Dorothy Day | Una lunga solitudine
| Autobiografia | Jaca Book, traduzione di Marilina Degli Alberti
Dorothy Day è stata un’attivista cattolica che ha dedicato la vita alla giustizia sociale.
Nata nel 1897 a Brooklyn, fin da giovanissima, Dorothy Day si appassiona alla causa dei diritti delle classi sociali più povere, a partire dal proletariato americano della Grande Depressione. Nata all’interno del movimento anarchico e comunista, la lotta sociale di Dorothy Day non si ferma con la sua conversione al cattolicesimo. Anzi, assume una nuova dimensione. La massa viene sostituita dal “popolo”. La persona torna al centro. La dignità di ogni individuo, che sia l’operaio sotto la soglia della povertà, l’immigrato o la persona Nera (ricordiamoci che siamo prima delle battaglie dei diritti civili, in piena epoca delle leggi di segregazione razziale), diventa il centro dell’impegno di Dorothy Day. Impegno che dura per sempre e che permea ogni aspetto della sua vita.
Madre di una figlia che ha con il suo compagno al di fuori del matrimonio, per scelta, prima della sua conversione, Dorothy Day sceglie poi dolorosamente di separarsi dal compagno proprio per coerenza con la sua nuova fede cattolica. Cresce quindi la figlia da sola, lavorando a tempo pieno come giornalista e poi, dopo aver lanciato il Catholic Social Movement, dedicandosi completamente a questo movimento.
Riguardo il suo impegno e quello di tutto il movimento per la giustizia sociale, dice:
“Ognuno di noi attirato verso le persone povere lo era per un senso di responsabilità, una percezione che in qualche modo ci faceva capire che stavamo vivendo dello sfruttamento di qualcun’altro. Il fatto che noi fossimo nati in un determinato ambiente, ci fosse stato possibile andare a scuola, potessimo competere con altri e difenderci, avessimo poche o nulle disabilità – tutte queste cose ci definivano in qualche modo privilegiati”.
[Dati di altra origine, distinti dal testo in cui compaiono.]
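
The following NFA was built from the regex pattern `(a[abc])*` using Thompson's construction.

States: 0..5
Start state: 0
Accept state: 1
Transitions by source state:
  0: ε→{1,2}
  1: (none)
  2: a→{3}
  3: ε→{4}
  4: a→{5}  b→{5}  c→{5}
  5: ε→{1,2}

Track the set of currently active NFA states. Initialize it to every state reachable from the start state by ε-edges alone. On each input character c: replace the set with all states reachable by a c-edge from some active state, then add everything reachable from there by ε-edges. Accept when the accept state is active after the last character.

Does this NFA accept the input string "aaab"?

Answer: ACCEPT

Trace:
S₀ = ε-closure({0}) = {0,1,2}
'a' @ 1: {3,4}
'a' @ 2: {1,2,5}  [accepting]
'a' @ 3: {3,4}
'b' @ 4: {1,2,5}  [accepting]
final: {1,2,5}; accept 1 in set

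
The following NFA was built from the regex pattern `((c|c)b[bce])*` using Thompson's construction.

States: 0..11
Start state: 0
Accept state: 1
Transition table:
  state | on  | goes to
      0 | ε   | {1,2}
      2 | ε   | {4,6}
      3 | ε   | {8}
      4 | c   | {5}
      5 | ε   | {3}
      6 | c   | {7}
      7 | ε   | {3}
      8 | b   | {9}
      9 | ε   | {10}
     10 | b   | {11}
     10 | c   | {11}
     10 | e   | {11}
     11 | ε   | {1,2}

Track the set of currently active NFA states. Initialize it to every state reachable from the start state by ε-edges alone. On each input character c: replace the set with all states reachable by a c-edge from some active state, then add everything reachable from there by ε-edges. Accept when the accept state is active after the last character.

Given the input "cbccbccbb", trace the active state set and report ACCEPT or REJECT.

S₀ = ε-closure({0}) = {0,1,2,4,6}
'c' @ 1: {3,5,7,8}
'b' @ 2: {9,10}
'c' @ 3: {1,2,4,6,11}  ✓accept
'c' @ 4: {3,5,7,8}
'b' @ 5: {9,10}
'c' @ 6: {1,2,4,6,11}  ✓accept
'c' @ 7: {3,5,7,8}
'b' @ 8: {9,10}
'b' @ 9: {1,2,4,6,11}  ✓accept
end set {1,2,4,6,11} — state 1 in

Answer: ACCEPT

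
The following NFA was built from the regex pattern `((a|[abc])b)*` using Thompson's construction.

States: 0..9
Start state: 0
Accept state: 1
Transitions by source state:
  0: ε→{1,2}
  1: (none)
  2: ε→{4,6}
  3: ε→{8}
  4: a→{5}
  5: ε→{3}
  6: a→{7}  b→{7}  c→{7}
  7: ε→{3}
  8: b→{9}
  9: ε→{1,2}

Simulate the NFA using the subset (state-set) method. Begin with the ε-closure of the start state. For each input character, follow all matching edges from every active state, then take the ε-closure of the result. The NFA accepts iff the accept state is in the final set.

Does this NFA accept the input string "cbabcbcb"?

Answer: ACCEPT

Steps:
initial (ε-close {0}): {0,1,2,4,6}
'c' @ 1: {3,7,8}
'b' @ 2: {1,2,4,6,9}  [accepting]
'a' @ 3: {3,5,7,8}
'b' @ 4: {1,2,4,6,9}  [accepting]
'c' @ 5: {3,7,8}
'b' @ 6: {1,2,4,6,9}  [accepting]
'c' @ 7: {3,7,8}
'b' @ 8: {1,2,4,6,9}  [accepting]
final: {1,2,4,6,9}; accept 1 in set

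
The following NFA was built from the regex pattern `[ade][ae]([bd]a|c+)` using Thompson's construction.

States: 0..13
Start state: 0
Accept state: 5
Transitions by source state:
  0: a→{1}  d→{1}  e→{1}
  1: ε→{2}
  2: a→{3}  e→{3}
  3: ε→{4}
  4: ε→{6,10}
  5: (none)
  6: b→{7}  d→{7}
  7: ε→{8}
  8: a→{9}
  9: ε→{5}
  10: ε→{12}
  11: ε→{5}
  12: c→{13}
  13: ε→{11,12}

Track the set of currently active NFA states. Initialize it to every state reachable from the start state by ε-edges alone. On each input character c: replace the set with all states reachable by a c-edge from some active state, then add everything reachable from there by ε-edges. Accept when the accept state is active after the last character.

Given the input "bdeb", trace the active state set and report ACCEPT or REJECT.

Answer: REJECT

Steps:
initial (ε-close {0}): {0}
'b' @ 1: {}  — no active states
rest 'deb' ignored (set empty)
after full input: {}  (accept=5 not in)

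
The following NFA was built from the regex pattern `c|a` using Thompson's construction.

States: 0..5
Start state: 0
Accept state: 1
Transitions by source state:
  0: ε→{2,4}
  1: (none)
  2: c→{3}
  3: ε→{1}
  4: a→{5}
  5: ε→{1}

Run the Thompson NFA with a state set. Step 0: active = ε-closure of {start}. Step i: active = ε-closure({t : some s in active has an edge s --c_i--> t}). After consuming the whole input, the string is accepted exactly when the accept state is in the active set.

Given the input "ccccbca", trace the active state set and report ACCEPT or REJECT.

Answer: REJECT

Trace:
start: ε-closure({0}) = {0,2,4}
'c' @ 1: {1,3}  [accepting]
'c' @ 2: {}  — dead — no transitions
rest 'ccbca' ignored (set empty)
end set {} — state 1 not in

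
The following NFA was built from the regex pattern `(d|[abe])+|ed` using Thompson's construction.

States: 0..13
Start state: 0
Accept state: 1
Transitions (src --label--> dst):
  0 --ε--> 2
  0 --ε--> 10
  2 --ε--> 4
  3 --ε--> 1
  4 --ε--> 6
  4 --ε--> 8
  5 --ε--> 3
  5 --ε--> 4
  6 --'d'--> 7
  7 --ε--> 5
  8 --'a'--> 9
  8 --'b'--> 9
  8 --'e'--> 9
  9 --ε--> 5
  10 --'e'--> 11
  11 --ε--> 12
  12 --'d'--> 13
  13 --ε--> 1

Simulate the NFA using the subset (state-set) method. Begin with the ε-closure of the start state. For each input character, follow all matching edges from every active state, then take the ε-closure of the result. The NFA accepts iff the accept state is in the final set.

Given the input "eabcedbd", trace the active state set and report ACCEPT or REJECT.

S₀ = ε-closure({0}) = {0,2,4,6,8,10}
'e' @ 1: {1,3,4,5,6,8,9,11,12}  [accepting]
'a' @ 2: {1,3,4,5,6,8,9}  [accepting]
'b' @ 3: {1,3,4,5,6,8,9}  [accepting]
'c' @ 4: {}  — no active states
rest 'edbd' ignored (set empty)
after full input: {}  (accept=1 not in)

Answer: REJECT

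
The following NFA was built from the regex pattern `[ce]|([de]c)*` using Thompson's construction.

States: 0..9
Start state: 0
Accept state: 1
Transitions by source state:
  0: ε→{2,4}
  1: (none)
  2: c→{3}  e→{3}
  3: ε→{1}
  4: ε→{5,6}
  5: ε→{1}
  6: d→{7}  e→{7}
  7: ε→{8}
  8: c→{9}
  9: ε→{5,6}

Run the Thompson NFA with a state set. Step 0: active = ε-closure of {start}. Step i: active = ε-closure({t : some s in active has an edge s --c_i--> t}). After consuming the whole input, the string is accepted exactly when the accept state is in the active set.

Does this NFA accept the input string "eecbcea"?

start: ε-closure({0}) = {0,1,2,4,5,6}
'e' @ 1: {1,3,7,8}  (accept∈set)
'e' @ 2: {}  — no active states
rest 'cbcea' ignored (set empty)
end set {} — state 1 not in

Answer: REJECT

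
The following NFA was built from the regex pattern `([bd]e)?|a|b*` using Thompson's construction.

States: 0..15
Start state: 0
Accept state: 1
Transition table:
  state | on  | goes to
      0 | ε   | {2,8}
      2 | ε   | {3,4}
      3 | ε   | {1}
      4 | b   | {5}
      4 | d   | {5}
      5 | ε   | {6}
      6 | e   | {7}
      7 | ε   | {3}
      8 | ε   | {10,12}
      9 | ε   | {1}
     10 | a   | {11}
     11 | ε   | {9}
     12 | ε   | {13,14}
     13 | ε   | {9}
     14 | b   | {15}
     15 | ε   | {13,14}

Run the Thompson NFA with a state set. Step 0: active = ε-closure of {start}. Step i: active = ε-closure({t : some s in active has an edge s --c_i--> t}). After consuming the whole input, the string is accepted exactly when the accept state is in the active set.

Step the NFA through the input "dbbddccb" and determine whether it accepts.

Answer: REJECT

Trace:
initial (ε-close {0}): {0,1,2,3,4,8,9,10,12,13,14}
'd' @ 1: {5,6}
'b' @ 2: {}  — state set empty
rest 'bddccb' ignored (set empty)
final: {}; accept 1 not in set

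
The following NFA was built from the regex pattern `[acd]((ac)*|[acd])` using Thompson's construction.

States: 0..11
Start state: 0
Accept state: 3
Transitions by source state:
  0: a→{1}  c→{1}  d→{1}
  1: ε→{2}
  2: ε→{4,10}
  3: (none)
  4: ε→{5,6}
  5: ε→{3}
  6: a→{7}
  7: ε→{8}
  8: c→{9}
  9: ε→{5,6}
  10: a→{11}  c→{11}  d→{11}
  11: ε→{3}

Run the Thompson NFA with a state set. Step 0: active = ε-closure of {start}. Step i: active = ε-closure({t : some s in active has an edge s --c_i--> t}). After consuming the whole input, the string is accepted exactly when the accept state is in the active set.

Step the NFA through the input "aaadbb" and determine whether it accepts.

Answer: REJECT

Trace:
S₀ = ε-closure({0}) = {0}
'a' @ 1: {1,2,3,4,5,6,10}  (accept∈set)
'a' @ 2: {3,7,8,11}  (accept∈set)
'a' @ 3: {}  — dead — no transitions
rest 'dbb' ignored (set empty)
after full input: {}  (accept=3 not in)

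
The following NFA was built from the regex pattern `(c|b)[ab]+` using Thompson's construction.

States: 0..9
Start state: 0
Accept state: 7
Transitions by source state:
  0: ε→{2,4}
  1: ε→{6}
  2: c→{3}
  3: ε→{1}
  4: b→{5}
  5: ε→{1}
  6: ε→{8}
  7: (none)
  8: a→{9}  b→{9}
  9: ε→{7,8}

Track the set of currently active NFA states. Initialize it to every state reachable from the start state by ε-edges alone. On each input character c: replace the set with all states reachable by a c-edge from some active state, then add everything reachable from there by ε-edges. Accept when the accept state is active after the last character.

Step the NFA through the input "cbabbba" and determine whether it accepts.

start: ε-closure({0}) = {0,2,4}
'c' @ 1: {1,3,6,8}
'b' @ 2: {7,8,9}  [accepting]
'a' @ 3: {7,8,9}  [accepting]
'b' @ 4: {7,8,9}  [accepting]
'b' @ 5: {7,8,9}  [accepting]
'b' @ 6: {7,8,9}  [accepting]
'a' @ 7: {7,8,9}  [accepting]
after full input: {7,8,9}  (accept=7 in)

Answer: ACCEPT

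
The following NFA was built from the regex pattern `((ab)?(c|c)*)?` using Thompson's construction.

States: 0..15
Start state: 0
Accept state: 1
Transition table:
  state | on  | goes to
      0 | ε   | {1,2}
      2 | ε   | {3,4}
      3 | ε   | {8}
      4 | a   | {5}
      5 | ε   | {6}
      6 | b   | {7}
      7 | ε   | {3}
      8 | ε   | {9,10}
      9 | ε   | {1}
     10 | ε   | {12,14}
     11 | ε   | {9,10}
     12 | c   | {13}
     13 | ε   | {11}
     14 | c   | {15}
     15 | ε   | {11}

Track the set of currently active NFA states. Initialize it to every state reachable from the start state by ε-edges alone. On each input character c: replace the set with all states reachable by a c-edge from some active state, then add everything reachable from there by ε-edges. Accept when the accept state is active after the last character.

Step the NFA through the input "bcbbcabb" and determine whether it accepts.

S₀ = ε-closure({0}) = {0,1,2,3,4,8,9,10,12,14}
'b' @ 1: {}  — state set empty
rest 'cbbcabb' ignored (set empty)
final: {}; accept 1 not in set

Answer: REJECT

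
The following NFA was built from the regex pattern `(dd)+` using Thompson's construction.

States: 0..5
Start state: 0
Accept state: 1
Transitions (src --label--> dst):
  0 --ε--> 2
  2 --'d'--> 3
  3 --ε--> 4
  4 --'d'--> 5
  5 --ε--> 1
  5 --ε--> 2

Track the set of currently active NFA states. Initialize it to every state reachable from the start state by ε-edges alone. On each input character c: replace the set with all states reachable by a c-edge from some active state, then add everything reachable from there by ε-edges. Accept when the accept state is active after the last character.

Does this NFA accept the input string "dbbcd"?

Answer: REJECT

Steps:
S₀ = ε-closure({0}) = {0,2}
'd' @ 1: {3,4}
'b' @ 2: {}  — dead — no transitions
rest 'bcd' ignored (set empty)
final: {}; accept 1 not in set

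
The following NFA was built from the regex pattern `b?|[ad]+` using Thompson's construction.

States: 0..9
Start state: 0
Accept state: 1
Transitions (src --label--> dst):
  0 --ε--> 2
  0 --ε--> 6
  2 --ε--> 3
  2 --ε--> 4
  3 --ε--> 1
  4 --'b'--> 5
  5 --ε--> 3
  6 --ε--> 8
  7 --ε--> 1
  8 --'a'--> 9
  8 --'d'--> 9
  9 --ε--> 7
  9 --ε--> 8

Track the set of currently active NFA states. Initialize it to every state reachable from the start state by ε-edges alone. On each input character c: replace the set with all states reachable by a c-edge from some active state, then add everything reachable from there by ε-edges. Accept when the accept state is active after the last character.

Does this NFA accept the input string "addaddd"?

Answer: ACCEPT

Derivation:
S₀ = ε-closure({0}) = {0,1,2,3,4,6,8}
'a' @ 1: {1,7,8,9}  [accepting]
'd' @ 2: {1,7,8,9}  [accepting]
'd' @ 3: {1,7,8,9}  [accepting]
'a' @ 4: {1,7,8,9}  [accepting]
'd' @ 5: {1,7,8,9}  [accepting]
'd' @ 6: {1,7,8,9}  [accepting]
'd' @ 7: {1,7,8,9}  [accepting]
after full input: {1,7,8,9}  (accept=1 in)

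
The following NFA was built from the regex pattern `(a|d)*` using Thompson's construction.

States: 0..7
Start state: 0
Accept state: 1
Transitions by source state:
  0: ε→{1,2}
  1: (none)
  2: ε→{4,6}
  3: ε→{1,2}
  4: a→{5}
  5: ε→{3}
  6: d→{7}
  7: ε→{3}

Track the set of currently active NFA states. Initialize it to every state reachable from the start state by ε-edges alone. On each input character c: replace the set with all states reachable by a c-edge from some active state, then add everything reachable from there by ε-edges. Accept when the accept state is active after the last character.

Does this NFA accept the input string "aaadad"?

Answer: ACCEPT

Derivation:
initial (ε-close {0}): {0,1,2,4,6}
'a' @ 1: {1,2,3,4,5,6}  ✓accept
'a' @ 2: {1,2,3,4,5,6}  ✓accept
'a' @ 3: {1,2,3,4,5,6}  ✓accept
'd' @ 4: {1,2,3,4,6,7}  ✓accept
'a' @ 5: {1,2,3,4,5,6}  ✓accept
'd' @ 6: {1,2,3,4,6,7}  ✓accept
after full input: {1,2,3,4,6,7}  (accept=1 in)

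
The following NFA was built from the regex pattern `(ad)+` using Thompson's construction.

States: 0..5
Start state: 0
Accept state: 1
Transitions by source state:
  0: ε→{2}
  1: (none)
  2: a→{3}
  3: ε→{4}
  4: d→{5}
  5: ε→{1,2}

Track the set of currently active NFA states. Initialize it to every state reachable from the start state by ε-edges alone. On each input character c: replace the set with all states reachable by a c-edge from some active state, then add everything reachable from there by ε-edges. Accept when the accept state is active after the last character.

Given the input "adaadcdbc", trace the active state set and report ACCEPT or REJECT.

initial (ε-close {0}): {0,2}
'a' @ 1: {3,4}
'd' @ 2: {1,2,5}  ✓accept
'a' @ 3: {3,4}
'a' @ 4: {}  — no active states
rest 'dcdbc' ignored (set empty)
final: {}; accept 1 not in set

Answer: REJECT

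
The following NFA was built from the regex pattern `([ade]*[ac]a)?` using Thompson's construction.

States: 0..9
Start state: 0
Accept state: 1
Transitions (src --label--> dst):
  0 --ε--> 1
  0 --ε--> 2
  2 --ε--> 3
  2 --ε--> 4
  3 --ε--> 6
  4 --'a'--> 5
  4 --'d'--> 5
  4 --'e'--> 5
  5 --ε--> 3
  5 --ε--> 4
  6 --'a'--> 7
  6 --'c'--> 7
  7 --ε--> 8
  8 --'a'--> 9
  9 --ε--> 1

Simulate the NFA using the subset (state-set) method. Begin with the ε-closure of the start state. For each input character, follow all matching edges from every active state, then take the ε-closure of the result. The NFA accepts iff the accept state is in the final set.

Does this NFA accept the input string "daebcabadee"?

S₀ = ε-closure({0}) = {0,1,2,3,4,6}
'd' @ 1: {3,4,5,6}
'a' @ 2: {3,4,5,6,7,8}
'e' @ 3: {3,4,5,6}
'b' @ 4: {}  — state set empty
rest 'cabadee' ignored (set empty)
end set {} — state 1 not in

Answer: REJECT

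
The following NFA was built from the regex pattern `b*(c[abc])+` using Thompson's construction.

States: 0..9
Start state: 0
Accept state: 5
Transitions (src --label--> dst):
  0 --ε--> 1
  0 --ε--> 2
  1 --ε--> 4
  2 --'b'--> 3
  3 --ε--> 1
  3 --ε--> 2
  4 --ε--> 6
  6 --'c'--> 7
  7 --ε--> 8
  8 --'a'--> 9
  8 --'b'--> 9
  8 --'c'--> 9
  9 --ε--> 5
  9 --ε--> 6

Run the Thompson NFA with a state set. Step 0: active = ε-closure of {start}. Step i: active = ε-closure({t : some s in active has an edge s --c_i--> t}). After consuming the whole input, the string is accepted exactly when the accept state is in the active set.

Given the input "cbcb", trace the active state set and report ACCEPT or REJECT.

Answer: ACCEPT

Derivation:
initial (ε-close {0}): {0,1,2,4,6}
'c' @ 1: {7,8}
'b' @ 2: {5,6,9}  ✓accept
'c' @ 3: {7,8}
'b' @ 4: {5,6,9}  ✓accept
end set {5,6,9} — state 5 in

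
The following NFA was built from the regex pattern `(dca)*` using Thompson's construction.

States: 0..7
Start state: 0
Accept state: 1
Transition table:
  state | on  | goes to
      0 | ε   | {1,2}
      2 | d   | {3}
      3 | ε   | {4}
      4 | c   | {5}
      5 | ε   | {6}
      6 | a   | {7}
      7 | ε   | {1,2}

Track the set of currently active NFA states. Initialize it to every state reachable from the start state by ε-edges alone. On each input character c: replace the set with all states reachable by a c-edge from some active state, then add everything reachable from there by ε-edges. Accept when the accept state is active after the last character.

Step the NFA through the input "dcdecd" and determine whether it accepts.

start: ε-closure({0}) = {0,1,2}
'd' @ 1: {3,4}
'c' @ 2: {5,6}
'd' @ 3: {}  — no active states
rest 'ecd' ignored (set empty)
final: {}; accept 1 not in set

Answer: REJECT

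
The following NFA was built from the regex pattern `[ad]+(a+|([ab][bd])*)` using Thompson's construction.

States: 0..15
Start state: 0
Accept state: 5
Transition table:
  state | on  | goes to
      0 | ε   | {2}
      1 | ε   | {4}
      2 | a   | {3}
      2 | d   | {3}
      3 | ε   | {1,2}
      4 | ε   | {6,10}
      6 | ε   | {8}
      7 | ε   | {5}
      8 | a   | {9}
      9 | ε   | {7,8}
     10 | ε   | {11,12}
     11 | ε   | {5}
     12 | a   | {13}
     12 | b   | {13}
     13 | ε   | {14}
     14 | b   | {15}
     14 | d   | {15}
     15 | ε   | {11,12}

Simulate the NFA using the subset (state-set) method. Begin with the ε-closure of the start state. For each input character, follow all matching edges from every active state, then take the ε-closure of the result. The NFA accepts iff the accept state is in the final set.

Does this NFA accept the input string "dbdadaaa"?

Answer: REJECT

Trace:
start: ε-closure({0}) = {0,2}
'd' @ 1: {1,2,3,4,5,6,8,10,11,12}  (accept∈set)
'b' @ 2: {13,14}
'd' @ 3: {5,11,12,15}  (accept∈set)
'a' @ 4: {13,14}
'd' @ 5: {5,11,12,15}  (accept∈set)
'a' @ 6: {13,14}
'a' @ 7: {}  — dead — no transitions
rest 'a' ignored (set empty)
final: {}; accept 5 not in set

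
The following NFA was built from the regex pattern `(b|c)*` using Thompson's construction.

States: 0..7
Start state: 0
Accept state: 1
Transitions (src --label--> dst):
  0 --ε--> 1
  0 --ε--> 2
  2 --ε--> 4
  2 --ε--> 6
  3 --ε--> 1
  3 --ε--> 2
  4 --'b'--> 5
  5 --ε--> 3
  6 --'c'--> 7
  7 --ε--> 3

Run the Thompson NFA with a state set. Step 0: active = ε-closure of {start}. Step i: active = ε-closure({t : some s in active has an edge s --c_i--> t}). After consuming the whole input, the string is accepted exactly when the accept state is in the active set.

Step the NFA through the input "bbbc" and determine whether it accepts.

Answer: ACCEPT

Steps:
S₀ = ε-closure({0}) = {0,1,2,4,6}
'b' @ 1: {1,2,3,4,5,6}  [accepting]
'b' @ 2: {1,2,3,4,5,6}  [accepting]
'b' @ 3: {1,2,3,4,5,6}  [accepting]
'c' @ 4: {1,2,3,4,6,7}  [accepting]
after full input: {1,2,3,4,6,7}  (accept=1 in)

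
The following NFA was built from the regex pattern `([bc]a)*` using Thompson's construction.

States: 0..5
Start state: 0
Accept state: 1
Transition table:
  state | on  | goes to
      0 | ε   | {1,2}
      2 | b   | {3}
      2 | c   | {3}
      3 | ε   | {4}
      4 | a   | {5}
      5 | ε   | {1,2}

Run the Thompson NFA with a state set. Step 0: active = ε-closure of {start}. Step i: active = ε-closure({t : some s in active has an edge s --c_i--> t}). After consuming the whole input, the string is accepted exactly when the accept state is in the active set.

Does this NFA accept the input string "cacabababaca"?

Answer: ACCEPT

Derivation:
start: ε-closure({0}) = {0,1,2}
'c' @ 1: {3,4}
'a' @ 2: {1,2,5}  ✓accept
'c' @ 3: {3,4}
'a' @ 4: {1,2,5}  ✓accept
'b' @ 5: {3,4}
'a' @ 6: {1,2,5}  ✓accept
'b' @ 7: {3,4}
'a' @ 8: {1,2,5}  ✓accept
'b' @ 9: {3,4}
'a' @ 10: {1,2,5}  ✓accept
'c' @ 11: {3,4}
'a' @ 12: {1,2,5}  ✓accept
final: {1,2,5}; accept 1 in set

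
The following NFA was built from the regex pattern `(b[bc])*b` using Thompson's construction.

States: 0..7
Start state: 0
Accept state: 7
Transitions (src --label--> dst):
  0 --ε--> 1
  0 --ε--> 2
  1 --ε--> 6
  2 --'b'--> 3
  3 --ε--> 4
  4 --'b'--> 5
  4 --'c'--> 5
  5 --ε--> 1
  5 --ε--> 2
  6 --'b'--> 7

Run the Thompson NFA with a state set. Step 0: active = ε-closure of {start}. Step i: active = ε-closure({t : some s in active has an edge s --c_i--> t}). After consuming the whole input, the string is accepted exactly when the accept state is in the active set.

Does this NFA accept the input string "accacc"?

Answer: REJECT

Derivation:
start: ε-closure({0}) = {0,1,2,6}
'a' @ 1: {}  — no active states
rest 'ccacc' ignored (set empty)
final: {}; accept 7 not in set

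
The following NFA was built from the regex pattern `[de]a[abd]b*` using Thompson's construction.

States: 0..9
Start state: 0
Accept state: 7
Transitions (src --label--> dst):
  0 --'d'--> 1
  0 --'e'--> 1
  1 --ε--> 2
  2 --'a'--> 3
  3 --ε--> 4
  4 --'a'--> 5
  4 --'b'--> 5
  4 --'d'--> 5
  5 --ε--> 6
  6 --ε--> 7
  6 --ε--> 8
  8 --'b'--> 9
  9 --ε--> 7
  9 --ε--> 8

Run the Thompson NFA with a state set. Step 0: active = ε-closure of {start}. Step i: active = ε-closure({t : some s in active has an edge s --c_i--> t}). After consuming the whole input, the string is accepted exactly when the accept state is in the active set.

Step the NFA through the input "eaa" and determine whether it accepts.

initial (ε-close {0}): {0}
'e' @ 1: {1,2}
'a' @ 2: {3,4}
'a' @ 3: {5,6,7,8}  ✓accept
after full input: {5,6,7,8}  (accept=7 in)

Answer: ACCEPT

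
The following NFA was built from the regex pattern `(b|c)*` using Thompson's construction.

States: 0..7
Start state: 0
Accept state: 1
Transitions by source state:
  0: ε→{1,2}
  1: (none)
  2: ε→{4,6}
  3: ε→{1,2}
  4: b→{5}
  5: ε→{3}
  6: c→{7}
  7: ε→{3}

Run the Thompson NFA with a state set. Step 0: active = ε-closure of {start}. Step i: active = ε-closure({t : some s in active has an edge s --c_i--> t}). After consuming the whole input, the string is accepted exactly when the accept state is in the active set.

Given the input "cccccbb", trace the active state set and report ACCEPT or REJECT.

Answer: ACCEPT

Steps:
S₀ = ε-closure({0}) = {0,1,2,4,6}
'c' @ 1: {1,2,3,4,6,7}  [accepting]
'c' @ 2: {1,2,3,4,6,7}  [accepting]
'c' @ 3: {1,2,3,4,6,7}  [accepting]
'c' @ 4: {1,2,3,4,6,7}  [accepting]
'c' @ 5: {1,2,3,4,6,7}  [accepting]
'b' @ 6: {1,2,3,4,5,6}  [accepting]
'b' @ 7: {1,2,3,4,5,6}  [accepting]
end set {1,2,3,4,5,6} — state 1 in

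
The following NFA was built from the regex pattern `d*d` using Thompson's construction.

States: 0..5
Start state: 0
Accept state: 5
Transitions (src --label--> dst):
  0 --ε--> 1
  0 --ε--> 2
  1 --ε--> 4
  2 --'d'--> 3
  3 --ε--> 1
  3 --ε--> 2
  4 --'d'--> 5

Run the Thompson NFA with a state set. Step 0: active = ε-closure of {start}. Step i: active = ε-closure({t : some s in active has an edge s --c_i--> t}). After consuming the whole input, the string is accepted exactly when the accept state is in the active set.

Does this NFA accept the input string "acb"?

Answer: REJECT

Trace:
start: ε-closure({0}) = {0,1,2,4}
'a' @ 1: {}  — dead — no transitions
rest 'cb' ignored (set empty)
end set {} — state 5 not in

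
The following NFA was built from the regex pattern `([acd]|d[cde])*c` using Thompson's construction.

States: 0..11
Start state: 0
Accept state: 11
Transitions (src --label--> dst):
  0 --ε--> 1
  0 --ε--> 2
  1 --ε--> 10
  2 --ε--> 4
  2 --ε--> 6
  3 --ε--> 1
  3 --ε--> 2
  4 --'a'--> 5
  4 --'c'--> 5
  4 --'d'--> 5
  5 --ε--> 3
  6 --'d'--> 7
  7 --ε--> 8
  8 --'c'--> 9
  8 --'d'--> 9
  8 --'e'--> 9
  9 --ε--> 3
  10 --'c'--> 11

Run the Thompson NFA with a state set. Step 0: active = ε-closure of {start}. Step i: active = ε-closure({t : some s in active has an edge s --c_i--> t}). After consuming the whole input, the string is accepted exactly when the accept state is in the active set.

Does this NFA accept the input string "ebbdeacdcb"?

start: ε-closure({0}) = {0,1,2,4,6,10}
'e' @ 1: {}  — dead — no transitions
rest 'bbdeacdcb' ignored (set empty)
final: {}; accept 11 not in set

Answer: REJECT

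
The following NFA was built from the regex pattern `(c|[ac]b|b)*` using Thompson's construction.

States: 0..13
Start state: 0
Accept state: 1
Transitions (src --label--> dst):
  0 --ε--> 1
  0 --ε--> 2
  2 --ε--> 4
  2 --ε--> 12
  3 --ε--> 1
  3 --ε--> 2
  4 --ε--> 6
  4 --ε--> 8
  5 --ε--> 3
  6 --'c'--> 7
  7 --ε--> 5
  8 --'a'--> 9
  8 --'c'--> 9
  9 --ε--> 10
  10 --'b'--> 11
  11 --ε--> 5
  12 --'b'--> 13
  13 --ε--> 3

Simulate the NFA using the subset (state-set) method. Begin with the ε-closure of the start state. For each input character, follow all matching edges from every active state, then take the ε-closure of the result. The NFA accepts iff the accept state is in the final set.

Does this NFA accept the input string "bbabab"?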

La dimensione femminile del suo impegno, e di come la Chiesa la vedesse, non viene ignorata da Dorothy Day.
“Una volta un prete mi disse che se fossi stata una donna di famiglia, le cose che scrivo su The Catholic Worker su comunità e personalismo avrebbero una maggiore validità. (..) Ma io sono una donna di famiglia! Ho avuto un compagno e una vita casalinga – ho una figlia e gestisco i suoi problemi quotidianamente. Come posso permettere che qualcuno mi metta in testa che io sia una persona sola? Sono madre, e madre di una grande famiglia per di più. Essere madre è realizzazione, è dedicarsi agli altri, è Amore e, ovviamente, è soffrire. “Fa abitare nella casa la donna sterile come madre gioiosa dei figli.” Dio mi ha veramente resa la donna sterile che abita la casa, madre gioiosa dei figli.”
Peraltro, proprio la figlia di Dorothy Day è in parte responsabile del titolo dell’autobiografia, la lunga solitudine. Situazione comune a molte donne nel corso della vita, ad esempio quando si hanno figli piccoli o più spesso durante la vecchiaia, la lunga solitudine è centrale nel pensiero di Day.
“L’unica risposta alla solitudine che siamo tutti destinati a sperimentare è la comunità. Vivere insieme, lavorare insieme, condividere, amare Dio e il fratello e la sorella, e vivere insieme con loro perché cosi si manifesti il nostro amore per Lui.”